Crash Blossoms

Crash Blossoms

I’m a bit of a language nerd and I mastered in journalism, so imagine my delight when these two loves of mine collided this week in the “On Language” column that runs in the Times Magazine. Micah and I both laughed out loud as we read some of the hilarity that ensues when headline writers try to cut their words down to the bare minimum — and beyond.
“Red Tape Holds Up New Bridge” is a good one, but we both just about busted a gut when we read that the “British Left Waffles on Falklands.” And we were both scratching our heads for a minute trying to figure out what the headline writer meant to say when “Google Fans Phone Expectations by Scheduling Android Event” popped up in print.

Anyway, I know some of you share my love of a little ambiguity here and there, so I thought I would share it with you. Enjoy.

Image from the Times. Obviously.

4 thoughts on “Crash Blossoms

  1. I love things like that, they're so funny. Have you ever seen the things that people put in church bulletins?? My favorite was something like, "Since today's Easter, each woman from the congregation will come up and lay an egg on the pulpit." Classic. :0)

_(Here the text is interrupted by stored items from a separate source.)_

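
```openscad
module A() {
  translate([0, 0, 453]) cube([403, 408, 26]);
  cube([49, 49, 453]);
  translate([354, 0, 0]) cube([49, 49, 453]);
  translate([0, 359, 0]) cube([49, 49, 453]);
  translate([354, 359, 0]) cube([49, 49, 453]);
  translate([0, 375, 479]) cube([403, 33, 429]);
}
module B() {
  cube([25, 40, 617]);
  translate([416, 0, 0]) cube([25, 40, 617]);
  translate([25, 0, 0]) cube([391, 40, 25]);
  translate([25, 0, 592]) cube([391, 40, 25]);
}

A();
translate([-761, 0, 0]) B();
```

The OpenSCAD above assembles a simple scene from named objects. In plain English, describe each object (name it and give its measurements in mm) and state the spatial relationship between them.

A is a chair: 403×408 mm seat, 26 mm thick, top at z = 479 mm, on four 49 mm square corner legs flush with the seat edges. A 33 mm thick backrest slab spans the full seat width, extending 429 mm above the seat top, its back face flush with the seat's +y edge.

B is a picture frame with a 391×567 mm rectangular opening (x by z) and a uniform 25 mm border on every side. Frame depth is 40 mm along y. It is built from two vertical stiles running the full outside height and two horizontal rails spanning the gap between the stiles.

The picture frame is on the floor beside the chair on its −x side.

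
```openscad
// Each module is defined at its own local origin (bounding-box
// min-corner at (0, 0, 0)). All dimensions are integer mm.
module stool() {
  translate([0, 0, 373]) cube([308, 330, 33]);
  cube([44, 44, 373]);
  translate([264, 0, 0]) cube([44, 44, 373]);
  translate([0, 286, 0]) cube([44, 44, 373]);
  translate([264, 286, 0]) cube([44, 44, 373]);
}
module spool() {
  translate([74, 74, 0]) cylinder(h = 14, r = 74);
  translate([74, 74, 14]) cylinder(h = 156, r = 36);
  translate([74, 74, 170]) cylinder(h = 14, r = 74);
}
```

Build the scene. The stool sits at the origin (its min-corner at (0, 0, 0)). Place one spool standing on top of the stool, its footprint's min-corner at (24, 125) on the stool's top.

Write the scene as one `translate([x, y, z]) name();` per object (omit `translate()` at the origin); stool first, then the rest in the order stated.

stool();
translate([24, 125, 406]) spool();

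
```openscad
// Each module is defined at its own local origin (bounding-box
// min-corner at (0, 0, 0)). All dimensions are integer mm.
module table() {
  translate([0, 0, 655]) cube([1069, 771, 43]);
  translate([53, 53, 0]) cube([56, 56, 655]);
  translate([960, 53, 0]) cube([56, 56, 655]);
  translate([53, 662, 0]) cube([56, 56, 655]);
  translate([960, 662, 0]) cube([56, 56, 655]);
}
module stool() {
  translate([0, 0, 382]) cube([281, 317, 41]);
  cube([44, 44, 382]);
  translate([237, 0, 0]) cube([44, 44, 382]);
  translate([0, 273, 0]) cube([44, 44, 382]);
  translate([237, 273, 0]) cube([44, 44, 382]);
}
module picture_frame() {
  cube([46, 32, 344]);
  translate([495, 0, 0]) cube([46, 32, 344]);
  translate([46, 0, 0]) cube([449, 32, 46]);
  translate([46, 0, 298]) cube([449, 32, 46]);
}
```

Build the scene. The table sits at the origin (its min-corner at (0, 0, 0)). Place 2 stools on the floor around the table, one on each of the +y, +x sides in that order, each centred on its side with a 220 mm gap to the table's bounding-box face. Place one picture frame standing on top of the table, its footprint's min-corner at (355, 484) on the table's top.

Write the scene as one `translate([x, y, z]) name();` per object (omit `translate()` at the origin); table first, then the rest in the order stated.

table();
translate([394, 991, 0]) stool();
translate([1289, 227, 0]) stool();
translate([355, 484, 698]) picture_frame();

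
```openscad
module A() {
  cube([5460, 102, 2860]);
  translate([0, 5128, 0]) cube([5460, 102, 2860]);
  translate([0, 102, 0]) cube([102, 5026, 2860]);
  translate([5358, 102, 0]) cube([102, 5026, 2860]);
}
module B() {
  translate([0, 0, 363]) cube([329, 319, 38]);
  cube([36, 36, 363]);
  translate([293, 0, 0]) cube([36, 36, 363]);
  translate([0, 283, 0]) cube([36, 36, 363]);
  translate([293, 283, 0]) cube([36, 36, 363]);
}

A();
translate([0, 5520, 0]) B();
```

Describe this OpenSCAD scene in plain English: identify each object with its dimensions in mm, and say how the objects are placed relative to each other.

A is the wall frame of a small rectangular building: four walls, each 2860 mm tall and 102 mm thick, enclosing a footprint 5460 mm (x) by 5230 mm (y) outside-to-outside, with no floor or roof. The front and back walls (the −y and +y sides) span the full width; the two side walls fit between them.

B is a four-legged stool. The seat is a 329×319×38 mm slab whose top surface is at z = 401 mm; four square legs, each 36×36 mm in cross-section, run from the floor (z = 0) to the underside of the seat, each flush with a corner of the seat.

The stool is on the floor beside the house frame on its +y side.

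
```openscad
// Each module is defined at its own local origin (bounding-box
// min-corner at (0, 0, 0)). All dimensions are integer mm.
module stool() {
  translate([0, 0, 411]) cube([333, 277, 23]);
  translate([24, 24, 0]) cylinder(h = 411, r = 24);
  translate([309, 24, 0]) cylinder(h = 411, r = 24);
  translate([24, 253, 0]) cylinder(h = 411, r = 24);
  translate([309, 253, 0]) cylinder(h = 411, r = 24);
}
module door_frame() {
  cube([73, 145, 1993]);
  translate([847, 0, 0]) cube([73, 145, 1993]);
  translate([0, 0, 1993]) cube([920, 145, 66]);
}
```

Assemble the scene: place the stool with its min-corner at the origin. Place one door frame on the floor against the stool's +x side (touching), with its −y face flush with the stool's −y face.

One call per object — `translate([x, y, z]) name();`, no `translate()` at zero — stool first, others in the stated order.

stool();
translate([333, 0, 0]) door_frame();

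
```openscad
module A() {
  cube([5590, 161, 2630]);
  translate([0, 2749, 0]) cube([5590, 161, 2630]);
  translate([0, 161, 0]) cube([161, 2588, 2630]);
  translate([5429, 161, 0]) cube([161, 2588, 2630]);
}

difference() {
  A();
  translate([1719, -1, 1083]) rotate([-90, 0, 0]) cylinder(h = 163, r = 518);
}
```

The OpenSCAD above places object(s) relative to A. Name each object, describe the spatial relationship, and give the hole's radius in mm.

A is a house frame. The house frame has a circular hole through its front wall. The hole's radius is 518 mm.

The subtracted cylinder has r = 518 mm.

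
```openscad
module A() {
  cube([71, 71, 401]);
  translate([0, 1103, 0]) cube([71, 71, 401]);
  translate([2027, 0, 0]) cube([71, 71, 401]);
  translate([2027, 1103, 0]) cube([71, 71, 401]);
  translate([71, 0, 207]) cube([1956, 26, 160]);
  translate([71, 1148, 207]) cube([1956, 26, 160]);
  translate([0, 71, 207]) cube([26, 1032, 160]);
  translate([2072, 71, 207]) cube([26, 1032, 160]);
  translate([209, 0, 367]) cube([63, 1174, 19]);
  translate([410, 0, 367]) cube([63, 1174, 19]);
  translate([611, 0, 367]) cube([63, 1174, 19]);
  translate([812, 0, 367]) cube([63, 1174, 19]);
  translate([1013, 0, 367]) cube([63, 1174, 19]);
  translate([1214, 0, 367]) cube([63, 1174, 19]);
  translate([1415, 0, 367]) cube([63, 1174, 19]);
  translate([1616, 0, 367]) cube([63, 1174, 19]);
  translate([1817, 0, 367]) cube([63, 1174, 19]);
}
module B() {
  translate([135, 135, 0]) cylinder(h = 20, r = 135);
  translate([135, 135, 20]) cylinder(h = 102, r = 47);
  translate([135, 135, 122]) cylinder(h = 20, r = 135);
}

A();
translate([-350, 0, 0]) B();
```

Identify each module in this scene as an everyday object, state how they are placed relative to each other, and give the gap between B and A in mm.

The spool's nearest face is 80 mm from the bed frame's −x face.

A is a bed frame. B is a spool. The spool is on the floor beside the bed frame on its −x side. The gap between the spool and the bed frame is 80 mm.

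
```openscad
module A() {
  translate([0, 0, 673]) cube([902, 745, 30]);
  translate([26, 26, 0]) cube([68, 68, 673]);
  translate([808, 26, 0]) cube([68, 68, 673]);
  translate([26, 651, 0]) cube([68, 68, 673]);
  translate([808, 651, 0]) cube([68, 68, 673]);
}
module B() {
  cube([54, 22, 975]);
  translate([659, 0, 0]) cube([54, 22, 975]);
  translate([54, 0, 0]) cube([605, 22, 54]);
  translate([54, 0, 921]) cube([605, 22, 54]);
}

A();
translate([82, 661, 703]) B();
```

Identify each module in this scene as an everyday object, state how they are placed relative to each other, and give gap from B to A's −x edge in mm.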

  2. and btw i am the guy in the times story dan bloom who coined the term crash blossoms and i am a bloom, go figure. true. here is my latest coinage do blog on it someday: I wrote THE SNAILPAPER STATEMENT today, and here's a preview:

    "We hold these truths to be self-evident, that while the Digital Age is upon us fast and furious, the print newspaper — hereafter dubbed the "snailpaper" — shall persevere as a good daily read, a fascinating look at the world around us and a valuable tool for understanding oped pundits and above the fold headlines. Sure, the dear snailpaper will also be seen as a useful tool

    for wrapping fish at the Fulton Fish Market or lining the bird cage in the den, but all kidding aside — har! har! — the daily snailpaper can hold its head high and be certain of its place in the culture. While news migrates in pixels and bytes to the Internet at an exponential rate, piling breaking story upon breaking story and turning everyone and his mother into a 24/7 news freak and RSS aggregator, the plodding snailpaper will nevertheless remain the bedrock of analysis and insight, from sea to shining sea, delivered at a snail's pace, yes, read at a snail's pace, yes, and absorbed, word for word — on glorius printed paper! white newsprint reflecting inked letters! — at a snail's pace, yes, as long as the Republic of Letters shall live."

    Full blast here:

    http://zippy1300.blogspot.com/2010/02/snailpaper-statement-mini-version-by.html

  3. and….I see by the snailpapers in Britain that a major literary agent has signed up a top journo there to write an "on language" type of book about CRASH BLOSSOMS in the English-language media the world over, for publication in 2012 — and advance of US$25,000 is being reported, the writer keeping low profile, book capitalizing on Ben Zimmer's recent New York Times "On Language" article about said "crash blossoms" and how they, er, bloomed, er, blossomed ….. THE BOOK SHOULD BE A WINNER! BRAVO!

    No, the book won't be Squad Helps Dog Bite Victim, and Other Flubs from the Nation's Press published by Columbia Journal in 1980, before the term "crash blossoms" bloomed, and no, it won't be titled Red Tape Holds Up New Bridge a 1987 tome by Gloria Cooper. The title of the Crash Blossoms book is still tentative but for sure CRASH BLOSSOMS will appear in the title. Any suggestions for what to call this book? I will forward them on to the literary agent, the editor and the author.

    The book also will not be titled Anguished English: An Anthology of Accidental Assaults Upon Our Language which Richard Lederer did in 1987.